The balance of rusticity with elegance is also why the Douro is such an appealing travel destination. This is still very much an agricultural region; there are more than 33,000 grape growers, most tending tiny vineyards that have been in their families for years. Drive through the towns above the river and old women in black pause in the street to watch you go by. In Pinhão, arguably the Douro's central town, one truck over-loaded with cork-tree bark still constitutes a traffic jam. As Christian Seely, managing director of the great port producer Quinta do Noval, remarked, "The Douro is one of the last wild, unspoiled, beautiful places in Europe."
Which, to some extent, is why he and a group of investors opened Quinta da Romaneira, the Douro's other new luxury hotel. "Either you say there are no tourists, so let's not build a hotel, or you say, there are no hotels, so there are no tourists," Seely added, as we bumped down the steep road to the hotel in his Land Cruiser. "We chose the latter."
Seely, who is English but lives in France, oversees all of the wine properties owned by the French insurance giant AXA Millésimes, among them the Douro's Quinta do Noval. Romaneira, though, is a separate venture, together with French hotelier Thierry Teyssier. Like Aquapura, it's housed in an old quinta, but farther up the river, above Pinhão. (Apparently much of local Pinhão gossip, when I was there, consisted of arguments regarding Romaneira's rumored rates: "One thousand euros per night!" "Impossible!" "Yes, impossible—because it's twelve hundred!")
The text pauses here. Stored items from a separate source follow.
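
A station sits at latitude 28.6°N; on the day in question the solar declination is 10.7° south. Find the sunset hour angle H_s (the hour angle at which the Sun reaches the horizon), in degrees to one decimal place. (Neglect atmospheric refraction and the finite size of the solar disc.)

84.1°

cos H_s = −tan(28.6°) · tan(-10.7°) = 0.1030, so H_s = arccos(0.1030) = 84.09°.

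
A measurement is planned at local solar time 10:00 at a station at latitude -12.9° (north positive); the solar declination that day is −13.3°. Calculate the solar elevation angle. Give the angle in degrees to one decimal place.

Hour angle H = 15° × (10 − 12) = -30.00°.
With φ = -12.9°, δ = -13.3°, H = -30.00°: sin φ sin δ = 0.0514, cos φ cos δ cos H = 0.8215, so cos θ_z = 0.8729.
θ_z = arccos(0.8729) = 29.20°, so the elevation is 90° − 29.20° = 60.80°.

60.8°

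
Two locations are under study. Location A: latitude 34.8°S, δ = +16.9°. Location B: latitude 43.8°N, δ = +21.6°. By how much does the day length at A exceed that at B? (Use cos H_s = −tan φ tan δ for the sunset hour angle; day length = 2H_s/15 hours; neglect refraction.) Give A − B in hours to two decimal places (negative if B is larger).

-4.60 h

A: H_s = arccos(−tan -34.8° · tan 16.9°) = 77.81°, so 2H_s/15 = 10.3747 h.
B: H_s = arccos(−tan 43.8° · tan 21.6°) = 112.31°, so 2H_s/15 = 14.9747 h.
A − B = 10.3747 − 14.9747 = -4.6000 h.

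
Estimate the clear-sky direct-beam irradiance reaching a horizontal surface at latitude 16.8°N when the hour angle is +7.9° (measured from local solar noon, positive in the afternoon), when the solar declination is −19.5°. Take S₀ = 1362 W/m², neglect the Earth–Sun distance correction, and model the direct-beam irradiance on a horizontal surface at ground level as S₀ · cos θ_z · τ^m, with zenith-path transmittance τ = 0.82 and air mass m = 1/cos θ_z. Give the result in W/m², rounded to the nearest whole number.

cos θ_z = sin φ sin δ + cos φ cos δ cos H = (0.2890)(-0.3338) + (0.9573)(0.9426)(0.9905) = 0.7973.
Air mass m = 1/cos θ_z = 1/0.7973 = 1.254; τ^m = 0.82^1.254 = 0.7797.
Surface direct beam = 1362 × 0.7973 × 0.7797 = 846.69 W/m².

847 W/m²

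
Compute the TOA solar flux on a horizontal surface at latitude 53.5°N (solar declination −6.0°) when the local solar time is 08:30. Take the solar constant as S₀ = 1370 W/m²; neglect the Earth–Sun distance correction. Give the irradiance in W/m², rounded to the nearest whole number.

Hour angle H = 15° × (8.5 − 12) = -52.50°.
With φ = 53.5°, δ = -6.0°, H = -52.50°: sin φ sin δ = -0.0840, cos φ cos δ cos H = 0.3601, so cos θ_z = 0.2761.
Top-of-atmosphere irradiance = S₀ cos θ_z = 1370 × 0.2761 = 378.26 W/m².

378 W/m²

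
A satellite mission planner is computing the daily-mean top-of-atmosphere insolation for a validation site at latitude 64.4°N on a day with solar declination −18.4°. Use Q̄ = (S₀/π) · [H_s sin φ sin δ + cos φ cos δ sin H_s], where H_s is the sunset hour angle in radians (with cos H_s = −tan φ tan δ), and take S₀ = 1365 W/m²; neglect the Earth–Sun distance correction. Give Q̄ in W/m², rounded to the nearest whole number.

29 W/m²

−tan φ tan δ = −(2.0872)(-0.3327) = 0.6944; H_s = arccos(0.6944) = 46.02°. In radians, H_s = 0.8032.
H_s sin φ sin δ = 0.8032 × 0.9018 × -0.3156 = -0.2286.
cos φ cos δ sin H_s = 0.4321 × 0.9489 × 0.7196 = 0.2951.
Q̄ = (1365/π) × (-0.2286 + 0.2951) = 434.49 × 0.0665 = 28.89 W/m².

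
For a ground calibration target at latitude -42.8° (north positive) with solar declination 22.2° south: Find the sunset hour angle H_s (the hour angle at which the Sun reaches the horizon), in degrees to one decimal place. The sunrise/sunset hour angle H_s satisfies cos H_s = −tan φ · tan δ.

112.2°

cos H_s = −tan(-42.8°) · tan(-22.2°) = -0.3779, so H_s = arccos(-0.3779) = 112.20°.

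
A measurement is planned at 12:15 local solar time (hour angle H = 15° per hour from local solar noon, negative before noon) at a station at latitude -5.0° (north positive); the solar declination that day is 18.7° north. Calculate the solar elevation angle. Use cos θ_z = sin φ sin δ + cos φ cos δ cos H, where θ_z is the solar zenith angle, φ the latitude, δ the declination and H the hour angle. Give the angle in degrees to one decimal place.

66.0°

Hour angle H = 15° × (12.25 − 12) = 3.75°.
cos θ_z = sin(-5.0°) sin(18.7°) + cos(-5.0°) cos(18.7°) cos(3.75°) = -0.0279 + 0.9416 = 0.9137.
θ_z = arccos(0.9137) = 23.98°, so the elevation is 90° − 23.98° = 66.02°.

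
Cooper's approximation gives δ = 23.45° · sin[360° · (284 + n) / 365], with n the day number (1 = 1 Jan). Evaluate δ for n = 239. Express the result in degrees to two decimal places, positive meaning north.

360 × (284 + 239) / 365 = 515.836°; sin(515.836°) = 0.4093.
δ = 23.45 × 0.4093 = 9.598° ≈ +9.60°.

+9.60°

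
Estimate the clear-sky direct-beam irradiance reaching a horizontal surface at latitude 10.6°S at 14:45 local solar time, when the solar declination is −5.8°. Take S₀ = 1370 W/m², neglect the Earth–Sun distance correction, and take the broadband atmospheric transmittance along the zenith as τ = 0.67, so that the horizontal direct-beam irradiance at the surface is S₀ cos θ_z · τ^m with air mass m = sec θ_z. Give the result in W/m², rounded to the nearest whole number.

Hour angle H = 15° × (14.75 − 12) = 41.25°.
cos θ_z = sin φ sin δ + cos φ cos δ cos H = (-0.1840)(-0.1011) + (0.9829)(0.9949)(0.7518) = 0.7538.
Air mass m = 1/cos θ_z = 1/0.7538 = 1.327; τ^m = 0.67^1.327 = 0.5878.
Surface direct beam = 1370 × 0.7538 × 0.5878 = 607.02 W/m².

607 W/m²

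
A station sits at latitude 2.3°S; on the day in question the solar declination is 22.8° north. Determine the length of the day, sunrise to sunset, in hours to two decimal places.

−tan φ tan δ = −(-0.0402)(0.4204) = 0.0169; H_s = arccos(0.0169) = 89.03°.
Day length = 2 H_s / 15° h⁻¹ = 178.06° / 15 = 11.871 h.

11.87 hours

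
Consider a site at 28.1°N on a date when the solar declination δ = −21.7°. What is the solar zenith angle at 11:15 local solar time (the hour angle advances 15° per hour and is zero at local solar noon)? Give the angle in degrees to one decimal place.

51.0°

Hour angle H = 15° × (11.25 − 12) = -11.25°.
cos θ_z = sin φ sin δ + cos φ cos δ cos H = (0.4710)(-0.3697) + (0.8821)(0.9291)(0.9808) = 0.6297.
θ_z = arccos(0.6297) = 50.97°.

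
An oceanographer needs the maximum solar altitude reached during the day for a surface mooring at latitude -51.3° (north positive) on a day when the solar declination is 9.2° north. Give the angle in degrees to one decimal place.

At local solar noon the hour angle is zero, so the elevation is 90° − |φ − δ| = 90° − |-51.3° − (9.2°)| = 90° − 60.5° = 29.5°.

29.5°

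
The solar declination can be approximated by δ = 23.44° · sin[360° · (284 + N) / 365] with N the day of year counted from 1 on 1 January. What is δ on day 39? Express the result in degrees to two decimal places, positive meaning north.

-15.51°

360 × (284 + 39) / 365 = 318.575°; sin(318.575°) = -0.6616.
δ = 23.44 × -0.6616 = -15.508° ≈ -15.51°.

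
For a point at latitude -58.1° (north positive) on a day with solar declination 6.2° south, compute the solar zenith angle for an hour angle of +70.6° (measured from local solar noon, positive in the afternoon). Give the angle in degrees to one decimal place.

cos θ_z = sin(-58.1°) sin(-6.2°) + cos(-58.1°) cos(-6.2°) cos(70.60°) = 0.0917 + 0.1745 = 0.2662.
θ_z = arccos(0.2662) = 74.56°.

74.6°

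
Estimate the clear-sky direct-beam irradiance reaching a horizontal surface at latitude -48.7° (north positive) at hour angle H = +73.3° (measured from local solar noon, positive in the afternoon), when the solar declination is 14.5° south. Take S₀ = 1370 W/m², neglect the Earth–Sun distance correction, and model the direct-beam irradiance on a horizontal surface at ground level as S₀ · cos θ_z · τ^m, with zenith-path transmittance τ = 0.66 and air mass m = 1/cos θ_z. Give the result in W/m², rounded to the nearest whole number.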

For the record, a night at Romaneira runs $682 dollars a person. But that includes all meals (Miguel Silva, Oporto's most famous chef, consulted on the menu). The two stone-floored manor houses are divided into 21 suites, each furnished with antiques and esoterica that Teyssier spent three years traveling Portugal's former colonies to collect: everything from seven-foot-tall African tribal masks to the antique canoes hung on cables above the slate-sided indoor swimming pool. Romaneira might be described as whimsically gorgeous or gorgeously whimsical, but either way, I think Seely ought to treat those Pinhão gossips to a night on the house—just in the spirit of helping them get acclimated to the changes that seem to be rushing their way.